Après une analyse approfondie, notre commission a approuvé une disposition dont certains des inconvénients potentiels ont été corrigés par nos collègues députés.
Ainsi, pour éviter une réduction indifférenciée quelle que soit la taille des projets, la modulation du taux de réfaction selon le niveau de puissance ou la filière, désormais explicitement prévue dans le texte, permettra d’adapter la mesure à la diversité des situations, donc d’aider davantage les petits producteurs que les gros, qui n’en ont pas besoin.

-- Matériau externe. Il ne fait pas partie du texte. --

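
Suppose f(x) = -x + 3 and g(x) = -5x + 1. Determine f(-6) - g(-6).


f(-6) = 9
g(-6) = 31
Difference = -22

-22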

De même, pour éviter une différence de traitement entre le gaz et l’électricité renouvelables, la mesure a été opportunément étendue aux installations produisant du biogaz, dont l’injection sur le réseau sera ainsi facilitée.
Nous avons enfin examiné une autre difficulté, à laquelle vous avez fait référence, madame la secrétaire d’État : la charge excessive de trésorerie que la réfaction pourrait faire peser, avant remboursement par le TURPE, sur les gestionnaires de réseaux, et en particulier sur les entreprises locales de distribution les plus petites.
Nous aurons l’occasion d’y revenir au cours du débat, mais ces ELD peuvent d’ores et déjà être rassurées. Outre la modulation des taux, dont le Gouvernement pourra sans doute nous préciser le « calibrage » – du moins, je l’espère, madame la secrétaire d’État –, cette charge sera encore minorée par l’abaissement du taux maximal de réfaction, décidé par votre commission, à 40 %, qui réduira sensiblement le coût de la mesure.
J’évoquerai brièvement une disposition introduite au même article par l’Assemblée nationale pour créer un régime indemnitaire spécifique en cas de retard de raccordement des énergies renouvelables en mer, et dont le coût, certes plafonné, sera pris en charge en tout ou partie par le TURPE, le reste relevant du gestionnaire du Réseau de transport, RTE, selon que sa responsabilité sera engagée ou non.
Là encore, notre commission a examiné avec d’autant plus d’attention le dispositif qu’il pourrait engager, en cas de survenance du risque couvert, plusieurs centaines de millions d’euros. Elle l’a cependant jugé nécessaire pour permettre la réalisation des parcs d’éoliennes en mer déjà attribués ou à venir, considérant que la spécificité des aléas visés, en particulier la faillite d’un câblier, justifiait un régime dérogatoire du droit commun et une « socialisation » partielle du risque.
Enfin, l’article 4 du projet de loi aborde un sujet conjoncturel, certes, mais qui aura son importance pour une grande partie des Hauts-de-France.